When you come visit my house, you may be shocked to see People magazine on the coffee table.You may think “But Melanie is a certified egghead-intellectual. I expected to see first editions of Proust, Tolstoy and Hemingway. How can it be that a woman of such high intelligence reads low-brow People magazine?” I know, right?
It’s self-defense, with a little teaching method on the side.
You have heard that I teach at a community college. One of my important goals in working there, aside from saving the world for democracy, molding clean and healthy young minds, and making my mortgage payment, is to NOT look like a TOTAL, CLUELESS DORK when it comes to popular culture.
Yes, I am that shallow.
I don’t want to be the laughingstock teacher who doesn’t know the remake of Footloose stars newcomers to the big screen Kenny Wormald and Julianne Hough. Twenty-three and dating Ryan Seacrest, Julianne is one of the many gorgeous blonds from Dancing With The Stars.
Although it’s a bit of a losing battle for middle-aged me, I do try to keep up with more than the latest methods to teach an expository essay.
Does Kate Gosselin have a new hairdo? Queen Latifa a new clothing line? Suri Cruz a new designer bag? Lady Gaga a hat with fruit-colored dollar signs? Just ask me. I feel like the kid who wildly waves her hand in class hollering “I know, I know!”
Through People I grub a smidge of pop culture street-cred by brazenly dropping factoids about Ashton Kuctcher or Laurence Fishburne after class.

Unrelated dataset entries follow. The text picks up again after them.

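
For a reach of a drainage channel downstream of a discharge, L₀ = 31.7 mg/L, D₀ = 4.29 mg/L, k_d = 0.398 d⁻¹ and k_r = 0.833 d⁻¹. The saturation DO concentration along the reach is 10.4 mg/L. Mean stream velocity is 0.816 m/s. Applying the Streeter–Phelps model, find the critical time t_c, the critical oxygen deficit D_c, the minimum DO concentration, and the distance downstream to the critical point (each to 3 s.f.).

t_c = [1/(k_r−k_d)] ln[(k_r/k_d)(1 − D₀(k_r−k_d)/(k_d L₀))]
= [1/(0.833−0.398)] ln[(0.833/0.398)(1 − 4.29×0.4350/(0.398×31.7))]
= (1/0.4350) ln[2.093 × 0.8521] = 2.299 × ln(1.783) = 2.299 × 0.5785 = 1.330 d.
L(t_c) = L₀ e^(−k_d t_c) = 31.7 × 0.5890 = 18.67 mg/L, and at the critical point k_r D_c = k_d L, so D_c = (0.398/0.833) × 18.67 = 8.921 mg/L.
Minimum DO = C_s − D_c = 10.4 − 8.921 = 1.479 mg/L.
x_c = v t_c = 0.816 m/s × 1.330 d × 86400 s/d = 93760 m ≈ 93.8 km.

t_c ≈ 1.33 d; D_c ≈ 8.92 mg/L; min DO ≈ 1.48 mg/L; x_c ≈ 93.8 km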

Even at my most “hip” (in relative terms), about three decades ago, I preferred watching old black and white movies from the 1930s, was more than slightly fashion-challenged, and didn’t follow the love lives of celebrities.
Yet nowadays I try to stay informed on the cast of True Blood. When the English lesson has gone sour, the students are yawning, and we’re all looking at the clock, I can throw out an "Anna Paquin" and re-charge the atmosphere. Don’t worry, the off-the-wall comment will get tied back into "how to add detail to a college level essay." But first, I had to get their attention by name dropping.
Does most of this People magazine information matter a whit in the big scheme of life? Heck, no.
Does People help me teach better by keeping my students guessing what nugget of cultural nonsense they may hear next? Yes.
To get and hold their attention, I’m willing to play the fool, the prankster, the geek. Some might see this behavior as beneath a college teacher, but it works for me. I’ll sometimes sell my dignity to roust the dears out of a stupor. They have to break out of the fog before I can reach them.
And you know what? In the end, I have fun, and my students learn. All from an unexpected source: People magazine.
I have copy of Proust if you’d like to borrow it.